There’s Aimeigh. She… I struggle to think of anything bad that’s happened to her. Any design-related sabotage or trouble. Nothing. Of all the girls in Mrs. K’s class, only Aimeigh has been untouched by the bad luck curse.

Only Aimeigh is poised to present her best work and be academically eligible to enter the competition.

Is that…? Is that possible?

“Sketchbooks away,” Mrs. K says, calling the room to order.

My suspicions will have to wait until after class.

When the bell rings, I take off. I’m across the hall and hiding behind the door to the empty ceramic arts classroom before Aimeigh can catch me.

I wait impatiently as the AGD room empties. Aimeigh walks out in a group of guys, looking around like she’s searching for me. I can’t face her, not until I at least bounce my crazy theory off someone else. I duck deeper behind the door.

They walk on, and I hope she’s given up on me.

Still, I wait. Jenna is always last. Always has something to talk with Mrs. K about.

Normally I mock her brown-nosery, but today it works to my advantage. Everyone is long gone, the hall all but empty by the time she emerges.

“Jenna, wait,” I whisper-shout, jumping out from behind the door.

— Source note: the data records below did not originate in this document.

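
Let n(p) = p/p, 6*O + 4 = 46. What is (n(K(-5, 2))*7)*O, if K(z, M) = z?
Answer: 49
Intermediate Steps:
O = 7 (O = -2/3 + (1/6)*46 = -2/3 + 23/3 = 7)
n(p) = 1
(n(K(-5, 2))*7)*O = (1*7)*7 = 7*7 = 49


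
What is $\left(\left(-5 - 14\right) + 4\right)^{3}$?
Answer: $-3375$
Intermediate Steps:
$\left(\left(-5 - 14\right) + 4\right)^{3} = \left(-19 + 4\right)^{3} = \left(-15\right)^{3} = -3375$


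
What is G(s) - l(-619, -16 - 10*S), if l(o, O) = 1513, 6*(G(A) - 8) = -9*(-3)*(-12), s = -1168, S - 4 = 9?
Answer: -1559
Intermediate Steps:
S = 13 (S = 4 + 9 = 13)
G(A) = -46 (G(A) = 8 + (-9*(-3)*(-12))/6 = 8 + (27*(-12))/6 = 8 + (1/6)*(-324) = 8 - 54 = -46)
G(s) - l(-619, -16 - 10*S) = -46 - 1*1513 = -46 - 1513 = -1559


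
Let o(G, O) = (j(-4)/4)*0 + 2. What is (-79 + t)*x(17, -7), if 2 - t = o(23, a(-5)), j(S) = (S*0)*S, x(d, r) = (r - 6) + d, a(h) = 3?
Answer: -316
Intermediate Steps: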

She smacks a hand to her chest, like I just startled the hell out of her. Which I probably did.

“Sloane,” she says, her voice tight. “Yes?”

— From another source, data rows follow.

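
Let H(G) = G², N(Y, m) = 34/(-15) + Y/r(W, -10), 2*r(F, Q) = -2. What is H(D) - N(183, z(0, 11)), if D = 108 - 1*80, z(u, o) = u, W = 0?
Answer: 14539/15 ≈ 969.27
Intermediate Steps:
r(F, Q) = -1 (r(F, Q) = (½)*(-2) = -1)
N(Y, m) = -34/15 - Y (N(Y, m) = 34/(-15) + Y/(-1) = 34*(-1/15) + Y*(-1) = -34/15 - Y)
D = 28 (D = 108 - 80 = 28)
H(D) - N(183, z(0, 11)) = 28² - (-34/15 - 1*183) = 784 - (-34/15 - 183) = 784 - 1*(-2779/15) = 784 + 2779/15 = 14539/15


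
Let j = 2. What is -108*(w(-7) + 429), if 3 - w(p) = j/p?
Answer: -326808/7 ≈ -46687.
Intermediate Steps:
w(p) = 3 - 2/p
-108*(w(-7) + 429) = -108*((3 - 2/(-7)) + 429) = -108*((3 - 2*(-⅐)) + 429) = -108*((3 + 2/7) + 429) = -108*(23/7 + 429) = -108*3026/7 = -326808/7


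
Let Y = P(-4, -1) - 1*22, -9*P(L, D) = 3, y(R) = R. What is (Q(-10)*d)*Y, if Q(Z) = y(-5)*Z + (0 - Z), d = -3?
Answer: 4020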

“Sorry,” I say, mostly meaning it. “Look, last week when you warned me about trusting Aimeigh. Why did you say that?”

She frowns. Studies me like she’s evaluating a test subject.

Jenna seems way more in tune with a science magnet program than an art school. I wonder how she ended up here, on this path.

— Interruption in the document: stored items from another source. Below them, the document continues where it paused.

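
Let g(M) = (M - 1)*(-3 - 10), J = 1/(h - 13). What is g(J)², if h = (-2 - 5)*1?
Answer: 74529/400 ≈ 186.32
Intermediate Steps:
h = -7 (h = -7*1 = -7)
J = -1/20 (J = 1/(-7 - 13) = 1/(-20) = -1/20 ≈ -0.050000)
g(M) = 13 - 13*M (g(M) = (-1 + M)*(-13) = 13 - 13*M)
g(J)² = (13 - 13*(-1/20))² = (13 + 13/20)² = (273/20)² = 74529/400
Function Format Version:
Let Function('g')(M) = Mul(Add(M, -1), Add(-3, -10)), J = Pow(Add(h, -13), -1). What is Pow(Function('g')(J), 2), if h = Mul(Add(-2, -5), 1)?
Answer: Rational(74529, 400) ≈ 186.32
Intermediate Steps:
h = -7 (h = Mul(-7, 1) = -7)
J = Rational(-1, 20) (J = Pow(Add(-7, -13), -1) = Pow(-20, -1) = Rational(-1, 20) ≈ -0.050000)
Function('g')(M) = Add(13, Mul(-13, M)) (Function('g')(M) = Mul(Add(-1, M), -13) = Add(13, Mul(-13, M)))
Pow(Function('g')(J), 2) = Pow(Add(13, Mul(-13, Rational(-1, 20))), 2) = Pow(Add(13, Rational(13, 20)), 2) = Pow(Rational(273, 20), 2) = Rational(74529, 400)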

Then again, people might wonder how I ended up here. With parents who are corporate types and a brother who is a certified math genius—seriously, he has a certificate—I might seem like an unlikely candidate. But considering I have a rebellious streak a mile wide…maybe it’s not so unlikely.

So I suppose stranger things have happened than a science geek ending up in an art school.

“Why are you asking?” Jenna replies.

I roll my eyes. “I don’t have time for this, Jenna.”

“All right,” she says. “I warned you about Aimeigh because she has burned people before.”

“Like who?” I move closer, like I’m physically approaching an answer. “In what circumstances?”

“Lots of people. She stole Vivian’s American history assignment freshman year.” Jenna ticks off the offenses on her fingers. “Planted a stolen test on Edgar Ross in algebra last year. Gave Megan the wrong study guide when she was TA in intro to art history. Flushed an entire group project—”

“Okay, okay, I get it,” I say, stopping her because it seems like she’s never going to end. “God, why didn’t anyone tell me?”

Jenna shrugs. “I tried to warn you.”

In the vaguest way possible.

“How did she get away with all of those things?” I ask.

How could I have been so wrong about her? I thought Aimeigh was my friend. I trusted her, I confided in her, and she was playing me. It doesn’t say much for my people-reading skills.

But Tru trusted her, too. Tru believed in her. I’m not the only one who was blinded by her game.

“She never gets caught,” Jenna says. “Everyone knows she did it, but there’s never any proof.”

Until now. Aimeigh picked the wrong girl to take on this time. Never pick a fight with a New Yorker. We know how to fight back.